2. Simplicity trumps feature-rich. For decades, enterprise software companies have jammed more and more features into their product to meet every IT and user need. Successful companies in the mobile-first/cloud world tend to do one thing really, really well. Keeping the product simple and elegant will trump a complex, comprehensive solution that no one uses.

De-featuring will be as important as adding new features. Taking out features that only 2% of the population uses, makes the experience less cluttered for 98% of users. At Syncplicity, we focus on interaction flows to increase usability instead of piling on more features. If it takes a right click to find a function in a long list of options, a product manager screwed up!!

3. Instrumentation makes simple possible. Knowing what features users actually use is a core part of product design. We use instrumentation to measure how people respond to what we build, we iterate, we repeat. Our goal is not simply adoption of our solution, but engagement. Unlike traditional enterprise software, SaaS provides deep insight across the entire customer base about what users find most helpful. By bringing the best to the top, we continuously make our tool easier to use.

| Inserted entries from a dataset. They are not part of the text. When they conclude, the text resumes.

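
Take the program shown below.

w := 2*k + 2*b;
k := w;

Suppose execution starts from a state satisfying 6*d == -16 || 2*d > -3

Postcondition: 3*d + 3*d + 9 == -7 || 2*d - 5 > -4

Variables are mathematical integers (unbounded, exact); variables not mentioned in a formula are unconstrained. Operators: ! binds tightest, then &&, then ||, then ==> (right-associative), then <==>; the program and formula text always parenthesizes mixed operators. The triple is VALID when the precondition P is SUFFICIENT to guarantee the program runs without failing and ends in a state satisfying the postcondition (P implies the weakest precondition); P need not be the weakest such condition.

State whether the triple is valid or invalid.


Working backward. After the program, the postcondition 3*d + 3*d + 9 == -7 || 2*d - 5 > -4 must hold; in canonical form it is 6*d == -16 || 2*d > 1.
Before k := w: 6*d == -16 || 2*d > 1
Before w := 2*k + 2*b: 6*d == -16 || 2*d > 1
The weakest precondition is 6*d == -16 || 2*d > 1.
Check whether 6*d == -16 || 2*d > -3 implies it.
Countermodel: at the initial state d = -1, the precondition holds but the weakest precondition fails.
Answer: invalid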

4. Users expect continuous improvement. An 18-month product release cycle is a thing of the past and companies that fail to respond quickly to market demands will not persist in this new world. Users want constant improvements to the way they work without radical changes that require retraining or that disrupt productivity. Changes that improve workflow without interrupting it will make your enterprise software indispensible.

5. Subscription pricing will replace perpetual licenses. One of the big changes in enterprise software is the shift from perpetual licensing that hits capex budgets to subscription-based pricing that hits the opex budgets. Buyers easily renew subscriptions for enterprise software with high levels of adoption and engagement. Sellers with products that add value and delight users will gain long-term customers and a continuous revenue stream. Software that does not solve a user's problem will not get used, and the subscription will be cancelled.

6. Customer success is a C-level priority. When the risk shifts from buyer to seller, the buyer has to make user engagement a top priority. A customer recently told me they had no problem paying good money for software that delivers value, they just have a problem paying upfront for technology that they are not likely to use.

We encourage new customers to start with a 25- to 50-seat pilot. Our customer success director works with the first users to get a feel for the benefit that the service brings and then helps IT scale their success. Any enterprise software company that doesn't have a customer success director who reports directly to the CEO or general manager should think long and hard about changing that immediately.

These material shifts in philosophy and operating models will affect all enterprise software companies. Companies in denial or unable to change due to market pressure will not be able to make this shift and their days are numbered. Are you seeing these shifts within your organization? Where are you finding challenges? I would love to hear your thoughts.